There’s no reason to believe Google will stop applying this logic in mobile-first indexing. And this could have a profound impact on your website’s internal link value, especially if your site uses mobile user experience (UX) tricks such as collapsed content and hidden divs.
Make sure you evaluate not just the presence of internal links, but also where those links exist on your mobile site. Are they prominent and very clickable, or hidden and unlikely to be clicked by a mobile user? If the latter is the case, expect those links to carry less weight than they might on a desktop.
Site configuration
Lastly, there are some aspects of your site’s technical configuration that can impact your organic performance in mobile-first indexing. These areas of your site are often neglected on mobile because they apply primarily to search engines and have little to no impact on users.
It pays to double-check each of these aspects on your mobile sites to ensure you offer a complete experience to search engines as well.
Robots.txt
Your site’s robots.txt file contains directives for search engines to adhere to when they crawl your site. If you have a separate mobile site that lives on a different subdomain, like m.website.com, you could have a different robots.txt file for that mobile site — or worse, have no robots.txt file at all.

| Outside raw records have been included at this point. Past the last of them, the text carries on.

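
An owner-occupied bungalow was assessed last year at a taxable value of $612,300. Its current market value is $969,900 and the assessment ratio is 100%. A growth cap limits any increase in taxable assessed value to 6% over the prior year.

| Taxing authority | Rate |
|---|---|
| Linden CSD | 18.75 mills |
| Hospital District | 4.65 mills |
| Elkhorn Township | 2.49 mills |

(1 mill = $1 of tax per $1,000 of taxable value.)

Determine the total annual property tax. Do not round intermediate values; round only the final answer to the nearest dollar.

Uncapped assessed value = $969,900 × 1 = $969,900
Cap limit = $612,300 × 1.06 = $649,038
Taxable assessed value = min($969,900, $649,038) = $649,038 (cap binds)
Linden CSD: $649,038 × 0.01875 = $12,169.4625
Hospital District: $649,038 × 0.00465 = $3,018.0267
Elkhorn Township: $649,038 × 0.00249 = $1,616.10462
Total = $16,803.59382

$16,804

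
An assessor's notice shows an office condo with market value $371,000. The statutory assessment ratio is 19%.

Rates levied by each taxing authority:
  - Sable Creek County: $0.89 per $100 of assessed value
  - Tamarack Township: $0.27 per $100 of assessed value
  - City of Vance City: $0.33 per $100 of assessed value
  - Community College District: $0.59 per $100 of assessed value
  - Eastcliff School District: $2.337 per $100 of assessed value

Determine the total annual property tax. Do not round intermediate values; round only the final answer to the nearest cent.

$3,113.54

Assessed value = $371,000 × 0.19 = $70,490
Sable Creek County: $70,490 × 0.0089 = $627.361
Tamarack Township: $70,490 × 0.0027 = $190.323
City of Vance City: $70,490 × 0.0033 = $232.617
Community College District: $70,490 × 0.0059 = $415.891
Eastcliff School District: $70,490 × 0.02337 = $1,647.3513
Total = $627.361 + $190.323 + $232.617 + $415.891 + $1,647.3513 = $3,113.5433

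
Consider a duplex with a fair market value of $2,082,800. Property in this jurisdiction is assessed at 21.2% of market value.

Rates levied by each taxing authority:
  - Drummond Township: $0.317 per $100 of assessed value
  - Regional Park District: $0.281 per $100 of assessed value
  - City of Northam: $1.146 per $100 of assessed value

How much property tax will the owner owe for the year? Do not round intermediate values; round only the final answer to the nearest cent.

Assessed value = $2,082,800 × 0.212 = $441,553.6
Drummond Township: $441,553.6 × 0.00317 = $1,399.724912
Regional Park District: $441,553.6 × 0.00281 = $1,240.765616
City of Northam: $441,553.6 × 0.01146 = $5,060.204256
Total = $1,399.724912 + $1,240.765616 + $5,060.204256 = $7,700.694784

$7,700.69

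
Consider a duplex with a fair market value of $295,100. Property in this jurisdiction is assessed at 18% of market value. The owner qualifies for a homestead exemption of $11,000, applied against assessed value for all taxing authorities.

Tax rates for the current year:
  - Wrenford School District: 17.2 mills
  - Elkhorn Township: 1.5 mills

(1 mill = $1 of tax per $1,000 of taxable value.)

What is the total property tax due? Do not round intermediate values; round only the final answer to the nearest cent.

Assessed value = $295,100 × 0.18 = $53,118
Taxable value = $53,118 − $11,000 = $42,118
Wrenford School District: $42,118 × 0.0172 = $724.4296
Elkhorn Township: $42,118 × 0.0015 = $63.177
Total = $724.4296 + $63.177 = $787.6066

$787.61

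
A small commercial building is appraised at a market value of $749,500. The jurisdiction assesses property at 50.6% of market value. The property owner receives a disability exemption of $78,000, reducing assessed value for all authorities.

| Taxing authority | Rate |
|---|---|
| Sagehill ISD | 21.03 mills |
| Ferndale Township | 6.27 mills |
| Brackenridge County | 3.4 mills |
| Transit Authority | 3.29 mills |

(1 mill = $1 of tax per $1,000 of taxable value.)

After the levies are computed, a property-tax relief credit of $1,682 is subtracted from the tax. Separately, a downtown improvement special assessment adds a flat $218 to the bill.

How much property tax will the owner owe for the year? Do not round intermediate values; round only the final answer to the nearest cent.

$8,775.39

Assessed value = $749,500 × 0.506 = $379,247
Taxable value = $379,247 − $78,000 = $301,247
Sagehill ISD: $301,247 × 0.02103 = $6,335.22441
Ferndale Township: $301,247 × 0.00627 = $1,888.81869
Brackenridge County: $301,247 × 0.0034 = $1,024.2398
Transit Authority: $301,247 × 0.00329 = $991.10263
Levies subtotal = $10,239.38553
After credit = $10,239.38553 − $1,682 = $8,557.38553
Total = $8,557.38553 + $218 = $8,775.38553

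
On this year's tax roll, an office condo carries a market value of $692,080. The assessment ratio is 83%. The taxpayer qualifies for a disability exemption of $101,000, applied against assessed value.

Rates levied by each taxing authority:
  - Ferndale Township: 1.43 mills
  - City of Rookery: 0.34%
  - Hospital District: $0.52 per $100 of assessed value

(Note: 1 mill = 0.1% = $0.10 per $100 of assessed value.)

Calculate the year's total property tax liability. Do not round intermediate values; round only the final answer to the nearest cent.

Assessed value = $692,080 × 0.83 = $574,426.4
Taxable value = $574,426.4 − $101,000 = $473,426.4
Ferndale Township: $473,426.4 × 0.00143 = $676.999752
City of Rookery: $473,426.4 × 0.0034 = $1,609.64976
Hospital District: $473,426.4 × 0.0052 = $2,461.81728
Total = $4,748.466792

$4,748.47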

Make sure that your mobile site has the same robots.txt rules as your desktop site, serving the same purpose. So if you are using disallow rules in robots.txt to prevent your site’s internal search function from being crawled on your desktop site, you need to do the same on your mobile site.
Redirects
Often a site will have many redirects in place to send users, and search engines, to the correct pages when content is changed or replaced. Your redirects may be optimally tuned on your desktop site, but are they also in place on your mobile site?

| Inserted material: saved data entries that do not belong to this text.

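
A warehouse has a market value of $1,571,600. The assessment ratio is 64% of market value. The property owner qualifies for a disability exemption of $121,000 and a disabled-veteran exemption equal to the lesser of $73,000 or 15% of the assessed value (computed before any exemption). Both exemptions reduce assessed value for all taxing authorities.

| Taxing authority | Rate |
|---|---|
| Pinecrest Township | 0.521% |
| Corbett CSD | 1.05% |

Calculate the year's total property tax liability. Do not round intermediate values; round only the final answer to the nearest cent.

Assessed value = $1,571,600 × 0.64 = $1,005,824
Disabled-veteran exemption = min($73,000, 15% × $1,005,824) = min($73,000, $150,873.6) = $73,000 (dollar cap binds)
Taxable value = $1,005,824 − $121,000 − $73,000 = $811,824
Pinecrest Township: $811,824 × 0.00521 = $4,229.60304
Corbett CSD: $811,824 × 0.0105 = $8,524.152
Total = $12,753.75504

$12,753.76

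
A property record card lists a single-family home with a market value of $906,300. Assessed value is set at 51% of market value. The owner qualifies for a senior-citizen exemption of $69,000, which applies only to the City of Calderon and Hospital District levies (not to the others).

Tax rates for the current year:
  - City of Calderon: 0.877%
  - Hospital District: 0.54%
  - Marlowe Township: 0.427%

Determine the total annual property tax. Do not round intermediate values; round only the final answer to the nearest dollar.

Assessed value = $906,300 × 0.51 = $462,213
City of Calderon: ($462,213 − $69,000) × 0.00877 = $393,213 × 0.00877 = $3,448.47801
Hospital District: ($462,213 − $69,000) × 0.0054 = $393,213 × 0.0054 = $2,123.3502
Marlowe Township: $462,213 × 0.00427 = $1,973.64951
Total = $7,545.47772

$7,545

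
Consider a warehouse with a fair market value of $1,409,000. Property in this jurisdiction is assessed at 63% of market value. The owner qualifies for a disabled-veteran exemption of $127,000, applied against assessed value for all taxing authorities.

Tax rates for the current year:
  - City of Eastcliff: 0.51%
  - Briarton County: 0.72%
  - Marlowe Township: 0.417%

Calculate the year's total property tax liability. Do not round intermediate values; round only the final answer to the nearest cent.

$12,528.23

Assessed value = $1,409,000 × 0.63 = $887,670
Taxable value = $887,670 − $127,000 = $760,670
City of Eastcliff: $760,670 × 0.0051 = $3,879.417
Briarton County: $760,670 × 0.0072 = $5,476.824
Marlowe Township: $760,670 × 0.00417 = $3,171.9939
Total = $3,879.417 + $5,476.824 + $3,171.9939 = $12,528.2349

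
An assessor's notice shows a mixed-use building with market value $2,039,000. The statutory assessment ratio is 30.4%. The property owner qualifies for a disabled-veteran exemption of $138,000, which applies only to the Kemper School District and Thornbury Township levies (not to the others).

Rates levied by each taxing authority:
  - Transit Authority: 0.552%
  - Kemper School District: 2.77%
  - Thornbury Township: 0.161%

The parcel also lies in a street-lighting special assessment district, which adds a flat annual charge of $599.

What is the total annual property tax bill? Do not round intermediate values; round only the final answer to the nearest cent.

Assessed value = $2,039,000 × 0.304 = $619,856
Transit Authority: $619,856 × 0.00552 = $3,421.60512
Kemper School District: ($619,856 − $138,000) × 0.0277 = $481,856 × 0.0277 = $13,347.4112
Thornbury Township: ($619,856 − $138,000) × 0.00161 = $481,856 × 0.00161 = $775.78816
Levies subtotal = $17,544.80448
Total = $17,544.80448 + $599 = $18,143.80448

$18,143.80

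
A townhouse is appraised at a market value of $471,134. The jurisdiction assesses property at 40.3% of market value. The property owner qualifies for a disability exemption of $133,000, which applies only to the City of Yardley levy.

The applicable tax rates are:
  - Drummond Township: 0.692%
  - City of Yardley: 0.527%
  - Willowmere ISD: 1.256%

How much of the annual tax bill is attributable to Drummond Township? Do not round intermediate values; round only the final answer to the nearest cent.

$1,313.88

Assessed value = $471,134 × 0.403 = $189,867.002
Drummond Township taxable value = $189,867.002 (exemption does not apply)
Drummond Township levy = $189,867.002 × 0.00692 = $1,313.87965384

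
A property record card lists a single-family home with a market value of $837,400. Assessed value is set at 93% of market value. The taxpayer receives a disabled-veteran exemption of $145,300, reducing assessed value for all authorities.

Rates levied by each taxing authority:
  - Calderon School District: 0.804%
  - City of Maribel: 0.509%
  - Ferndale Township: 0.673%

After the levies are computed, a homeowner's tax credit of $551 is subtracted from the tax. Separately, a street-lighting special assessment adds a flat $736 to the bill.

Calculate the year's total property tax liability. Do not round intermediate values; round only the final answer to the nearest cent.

$12,765.95

Assessed value = $837,400 × 0.93 = $778,782
Taxable value = $778,782 − $145,300 = $633,482
Calderon School District: $633,482 × 0.00804 = $5,093.19528
City of Maribel: $633,482 × 0.00509 = $3,224.42338
Ferndale Township: $633,482 × 0.00673 = $4,263.33386
Levies subtotal = $12,580.95252
After credit = $12,580.95252 − $551 = $12,029.95252
Total = $12,029.95252 + $736 = $12,765.95252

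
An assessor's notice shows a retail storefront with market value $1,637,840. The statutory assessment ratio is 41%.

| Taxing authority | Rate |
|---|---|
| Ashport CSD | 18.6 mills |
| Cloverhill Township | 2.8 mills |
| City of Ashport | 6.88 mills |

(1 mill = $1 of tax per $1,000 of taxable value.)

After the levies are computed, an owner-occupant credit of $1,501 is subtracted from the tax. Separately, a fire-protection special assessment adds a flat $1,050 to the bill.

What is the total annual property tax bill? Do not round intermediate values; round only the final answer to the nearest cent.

Assessed value = $1,637,840 × 0.41 = $671,514.4
Ashport CSD: $671,514.4 × 0.0186 = $12,490.16784
Cloverhill Township: $671,514.4 × 0.0028 = $1,880.24032
City of Ashport: $671,514.4 × 0.00688 = $4,620.019072
Levies subtotal = $18,990.427232
After credit = $18,990.427232 − $1,501 = $17,489.427232
Total = $17,489.427232 + $1,050 = $18,539.427232

$18,539.43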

A lack of proper redirects on your mobile site could cause all kinds of SEO problems, so make sure your redirects are in place for mobile users as well.
Crawl rate
When your site is switched over to mobile-first indexing, there is a chance Google will increase the rate at which it crawls your site to ensure it’s finding all your mobile pages. Your site needs to be able to handle this properly without slowing your site down.
Making sure your site’s hosting environment has enough capacity to handle an increased crawl rate isn’t just for SEO; it could also speed up your site in general, which has all kinds of additional benefits.
Double-check everything, then check again
Mobile first indexing is a matter of when, not if. It will happen to your site sooner or later, and you need to be ready for it.
Preparing for the mobile-first indexing era means you need to check everything, and then check it again. Don’t be complacent; a positive Mobile-Friendly Test is just the beginning. Make sure every aspect of your site’s SEO is in order on mobile as well as a desktop, and your switch should be easy and hassle-free.